Twelve routes from outer London into the centre will be developed, with the first two in place by next summer.
They will be wide lanes painted blue on major roads, and at least 1.5m wide.
One point five metres wide? There’s nothing remotely super about that. As has been well-established, cycle lanes narrower than two metres increase a cyclist's exposure to risk and would be better off not existing.

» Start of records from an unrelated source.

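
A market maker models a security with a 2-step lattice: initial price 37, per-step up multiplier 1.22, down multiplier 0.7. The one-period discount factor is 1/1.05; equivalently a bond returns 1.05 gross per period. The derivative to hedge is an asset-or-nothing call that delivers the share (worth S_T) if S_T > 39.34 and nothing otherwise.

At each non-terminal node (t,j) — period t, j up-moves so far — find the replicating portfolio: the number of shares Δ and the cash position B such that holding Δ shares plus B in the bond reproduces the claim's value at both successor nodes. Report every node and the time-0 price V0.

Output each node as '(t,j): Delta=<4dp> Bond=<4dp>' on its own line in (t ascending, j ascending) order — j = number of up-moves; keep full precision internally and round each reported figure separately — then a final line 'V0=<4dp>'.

(0,0): Delta=1.8348 Bond=-45.2587
(1,0): Delta=0.0000 Bond=0.0000
(1,1): Delta=2.3462 Bond=-70.6036
V0=22.6294

No-arbitrage ⇒ martingale measure with p* = (R−d)/(u−d) = 0.6731.
Terminal values V(2,·): V(2,0)=0.0000, V(2,1)=0.0000, V(2,2)=55.0708
Node (1,0) S=25.9000: V=(p*·0.0000+(1−p*)·0.0000)/1.05=0.0000; Δ=(0.0000−0.0000)/(31.5980−18.1300)=0.0000; B=V−Δ·S=0.0000
Node (1,1) S=45.1400: V=(p*·55.0708+(1−p*)·0.0000)/1.05=35.3018; Δ=(55.0708−0.0000)/(55.0708−31.5980)=2.3462; B=V−Δ·S=-70.6036
Node (0,0) S=37.0000: V=(p*·35.3018+(1−p*)·0.0000)/1.05=22.6294; Δ=(35.3018−0.0000)/(45.1400−25.9000)=1.8348; B=V−Δ·S=-45.2587
Self-financing check: at every node Δ·S+B equals the discounted successor values.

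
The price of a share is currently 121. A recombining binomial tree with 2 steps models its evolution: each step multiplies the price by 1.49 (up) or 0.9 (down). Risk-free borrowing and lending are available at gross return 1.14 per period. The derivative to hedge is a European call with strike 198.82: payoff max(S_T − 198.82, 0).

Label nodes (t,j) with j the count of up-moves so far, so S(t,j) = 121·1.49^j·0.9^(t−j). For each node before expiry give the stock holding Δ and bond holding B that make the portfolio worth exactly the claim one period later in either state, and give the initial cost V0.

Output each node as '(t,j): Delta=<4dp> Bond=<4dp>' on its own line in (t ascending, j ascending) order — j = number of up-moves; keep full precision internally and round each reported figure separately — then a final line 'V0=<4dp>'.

(0,0): Delta=0.3489 Bond=-33.3327
(1,0): Delta=0.0000 Bond=0.0000
(1,1): Delta=0.6563 Bond=-93.4149
V0=8.8887

Since d<R<u, set p* = (R−d)/(u−d) = 0.4068; price each node as the discounted p*-expectation of its children.
Terminal payoffs: V(2,0)=0.0000, V(2,1)=0.0000, V(2,2)=69.8121
  t=1,j=0: stock 108.9000 → up 162.2610 (V=0.0000), down 98.0100 (V=0.0000). Price 0.0000; hedge Δ=0.0000, bond B=0.0000.
  t=1,j=1: stock 180.2900 → up 268.6321 (V=69.8121), down 162.2610 (V=0.0000). Price 24.9107; hedge Δ=0.6563, bond B=-93.4149.
  t=0,j=0: stock 121.0000 → up 180.2900 (V=24.9107), down 108.9000 (V=0.0000). Price 8.8887; hedge Δ=0.3489, bond B=-33.3327.
Self-financing check: at every node Δ·S+B equals the discounted successor values.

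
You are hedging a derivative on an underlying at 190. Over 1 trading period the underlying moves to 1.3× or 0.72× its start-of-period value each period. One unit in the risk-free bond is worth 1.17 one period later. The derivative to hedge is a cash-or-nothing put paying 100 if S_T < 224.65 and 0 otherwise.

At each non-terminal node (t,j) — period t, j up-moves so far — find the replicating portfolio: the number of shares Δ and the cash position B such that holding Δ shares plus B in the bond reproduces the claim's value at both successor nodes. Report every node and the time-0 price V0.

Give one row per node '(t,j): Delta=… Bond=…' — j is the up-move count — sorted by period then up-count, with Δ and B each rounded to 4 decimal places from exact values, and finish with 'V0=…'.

The replicating-portfolio and risk-neutral prices coincide; use p* = (1.17−0.72)/(1.3−0.72) = 0.7759 for the latter.
Terminal payoffs: V(1,0)=100.0000, V(1,1)=0.0000
(0,0): S=190.0000. Δ = (V_up−V_dn)/(S_up−S_dn) = (0.0000−100.0000)/(247.0000−136.8000) = -0.9074. V = [p*·0.0000 + (1−p*)·100.0000]/1.17 = 19.1571. B = V − Δ·S = 191.5709.
Check: Δ(0,0)·S0 + B(0,0) = 19.1571 = V0.

(0,0): Delta=-0.9074 Bond=191.5709
V0=19.1571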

And this is very revealing, from the Mayor’s latest Greater London Assembly question time:
Question No: 2713 / 2009
Will road space be allocated to the cyclist from motorised traffic on your planned cycling Superhighways?
Answer from the Mayor:
Cycle Superhighways will be designed to minimise impacts on other road users, while ensuring the provision of safe and continuous routes for cyclists. The aim of the scheme is to increase the number of cyclists on London’s roads without adversely affecting traffic flows or traffic and bus journey times.
In other words, no.
Which is very interesting, as the London Borough of Waltham Forest is currently proposing a massive re-allocation of footway and carriageway space from the pedestrian and cyclist to the motorist, by way of creating hundreds of new on-street parking bays.
In short, car dependency and fossil fuel addiction continues to be fed and pampered at every level. London hasn’t even begun the process of moving towards the Copenhagen/Netherlands model and shows no sign of ever doing so. Instead all we get is spin, gimmickry and transport planning which continues to prioritise private car ownership and use over walking and cycling.